MELBOURNE, Fla. — The 79-year-old fugitive who escaped from an Ohio prison work camp nearly six decades ago is set to return to the state to face charges after a Brevard County, Fla., judge denied his request to fight extradition. The judge's ruling now paves the way for the escapee to be flown back to Ohio to face escape charges.

Ohio authorities will be allowed to remove Frank Freshwaters from the Brevard County Jail Complex in Sharpes as soon as Tuesday to have him flown back to Columbus, Ohio, to face escape charges — 56 years after he walked away from prison work camp.

"More than likely he will be brought to the Columbus area and will face a judge. They're looking at escape charges," said U.S. Marshal Pete Elliot, whose agents worked with Brevard County's GAMEOVER unit to take Freshwaters into custody May 4.

Judge Rhonda Babb issued the ruling Monday in response to contentions from Freshwaters' attorney that his client was "confused," and was not formally assigned an attorney when he initially signed a waiver of extradition on May 5, a day after his arrest. Freshwaters was wheelchair-bound and mumbled during his first appearance. It was not immediately known if Freshwaters' attorney would be able to appeal the ruling.

The U.S. Marshal's office in Ohio formed a cold case unit and used it to track Freshwaters down to a dilapidated trailer just off of the Sarno Road extension in Melbourne.
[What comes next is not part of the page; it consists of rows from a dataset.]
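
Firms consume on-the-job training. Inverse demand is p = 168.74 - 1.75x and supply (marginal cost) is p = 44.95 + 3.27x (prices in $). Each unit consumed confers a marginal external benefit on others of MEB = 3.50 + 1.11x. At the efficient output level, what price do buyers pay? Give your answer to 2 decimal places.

P = $111.77

Social marginal benefit = demand + MEB = 172.24 - 0.64x.
Set SMB = MC: 172.24 - 0.64x = 44.95 + 3.27x → x* = 32.5550.
Consumer price on the demand curve at x*: 168.74 − 1.75×32.5550 = 111.7688.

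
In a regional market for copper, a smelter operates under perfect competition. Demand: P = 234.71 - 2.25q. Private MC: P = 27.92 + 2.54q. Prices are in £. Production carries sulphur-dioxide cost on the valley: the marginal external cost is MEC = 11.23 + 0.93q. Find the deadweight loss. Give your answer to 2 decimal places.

Market equilibrium (private): 27.92 + 2.54q = 234.71 - 2.25q → q_m = 43.1712.
Social marginal cost = private MC + MEC = 39.15 + 3.47q.
Set SMC = demand: 39.15 + 3.47q = 234.71 - 2.25q → q* = 34.1888.
The welfare-loss triangle has base |q_m − q*| and height MEC(q_m) (the vertical gap between SMC and demand is zero at q* and MEC at q_m).
DWL = ½ × 8.9824 × 51.3792 = 230.7543.

DWL = £230.75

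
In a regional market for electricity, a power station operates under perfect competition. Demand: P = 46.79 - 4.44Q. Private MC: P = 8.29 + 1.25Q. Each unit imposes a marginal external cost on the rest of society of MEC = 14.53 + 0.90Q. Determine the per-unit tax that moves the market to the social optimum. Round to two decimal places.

tax = 17.80 per unit

Social marginal cost = private MC + MEC = 22.82 + 2.15Q.
Set SMC = demand: 22.82 + 2.15Q = 46.79 - 4.44Q → Q* = 3.6373.
The Pigouvian tax equals MEC at Q*: 14.53 + 0.90×3.6373 = 17.8036.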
Records show that he was 21 years old when he was indicted on second-degree manslaughter charges in the death of 24-year-old Eugene Flynt in front of his home. He was sent to Ohio Reformatory, the prison featured in the 1994 movie Shawshank Redemption, after authorities said he violated his probation.

He later gained the trust of prison officials and was reassigned to the work camp where he later walked away. He was arrested in 1975 but West Virginia Gov. Arch Moore refused to send him back.
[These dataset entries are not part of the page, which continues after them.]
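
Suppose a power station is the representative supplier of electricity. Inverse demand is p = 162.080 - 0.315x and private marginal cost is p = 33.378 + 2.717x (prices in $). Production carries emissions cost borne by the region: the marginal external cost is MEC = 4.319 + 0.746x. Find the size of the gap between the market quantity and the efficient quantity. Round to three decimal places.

Market equilibrium (private): 33.378 + 2.717x = 162.080 - 0.315x → x_m = 42.4479.
Social marginal cost = private MC + MEC = 37.697 + 3.463x.
Set SMC = demand: 37.697 + 3.463x = 162.080 - 0.315x → x* = 32.9230.
Gap = |42.4479 − 32.9230| = 9.5249.

9.525 units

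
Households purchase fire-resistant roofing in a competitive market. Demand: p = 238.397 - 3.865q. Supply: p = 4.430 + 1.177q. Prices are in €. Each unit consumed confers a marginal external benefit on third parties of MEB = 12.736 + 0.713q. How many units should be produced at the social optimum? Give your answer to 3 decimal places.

q* = 56.988

Social marginal benefit = demand + MEB = 251.133 - 3.152q.
Set SMB = MC: 251.133 - 3.152q = 4.430 + 1.177q → q* = 56.9884.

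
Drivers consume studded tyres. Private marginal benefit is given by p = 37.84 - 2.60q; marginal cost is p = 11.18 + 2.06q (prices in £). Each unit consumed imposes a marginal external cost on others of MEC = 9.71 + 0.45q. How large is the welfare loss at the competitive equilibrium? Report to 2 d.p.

Market equilibrium (private): 11.18 + 2.06q = 37.84 - 2.60q → q_m = 5.7210.
Social marginal benefit = demand − MEC = 28.13 - 3.05q.
Set SMB = MC: 28.13 - 3.05q = 11.18 + 2.06q → q* = 3.3170.
The welfare-loss triangle has base |q_m − q*| and height MEC(q_m) (the vertical gap between SMB and MC is zero at q* and MEC at q_m).
DWL = ½ × 2.4040 × 12.2845 = 14.7660.

DWL = £14.77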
Friends, who knew Freshwaters under the alias "William Cox," said that he thought the issue of the escape had been settled with his release by West Virginia authorities. He worked as a truck driver and spent 28 years working for the parents of Florida state Sen. Thad Altman.
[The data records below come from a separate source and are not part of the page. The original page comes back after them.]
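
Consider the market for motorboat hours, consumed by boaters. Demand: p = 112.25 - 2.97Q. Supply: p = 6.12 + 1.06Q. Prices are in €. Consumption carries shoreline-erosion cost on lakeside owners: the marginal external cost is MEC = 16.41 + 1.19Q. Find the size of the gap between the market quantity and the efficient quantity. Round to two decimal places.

Market equilibrium (private): 6.12 + 1.06Q = 112.25 - 2.97Q → Q_m = 26.3350.
Social marginal benefit = demand − MEC = 95.84 - 4.16Q.
Set SMB = MC: 95.84 - 4.16Q = 6.12 + 1.06Q → Q* = 17.1877.
Gap = |26.3350 − 17.1877| = 9.1473.

9.15 units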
"This has been going on since 1959, and it is time that it comes to a conclusion," said Assistant State Attorney Michael Hunt.

"Ohio can take into consideration what he has done since," he added.

Freshwaters had no further record of any legal trouble, said Maj. Tod Goodyear of the Brevard County Sheriff's Office, and friends say he lived a quiet life, volunteering occasionally for a local church and growing old with a wife who died of cancer in the 1990s.

Babb said in her two-page ruling that "although the defendant initially indicated to Judge (Benjamin B.) Garagozlo that he wanted to 'fight' extradition, he later announced to the judge that he wanted to waive his right to extradition and affirmed that he signed a waiver."

Babb said that, based on the testimony in a May 14 hearing at the Brevard County Jail Complex that, "the defendant knowingly and voluntarily waived his right to extradition and was not confused as he alleges." The judge also said in her ruling that case law in cases involving extraditions was clear and that Freshwaters did not have the right to legal counsel at the initial extradition hearing.

Agents from Ohio's adult parole authority were expected to arrive in Brevard County Monday to take custody of Freshwaters. Freshwaters will likely be flown back to Ohio by midweek rather than be transported by ground, authorities said.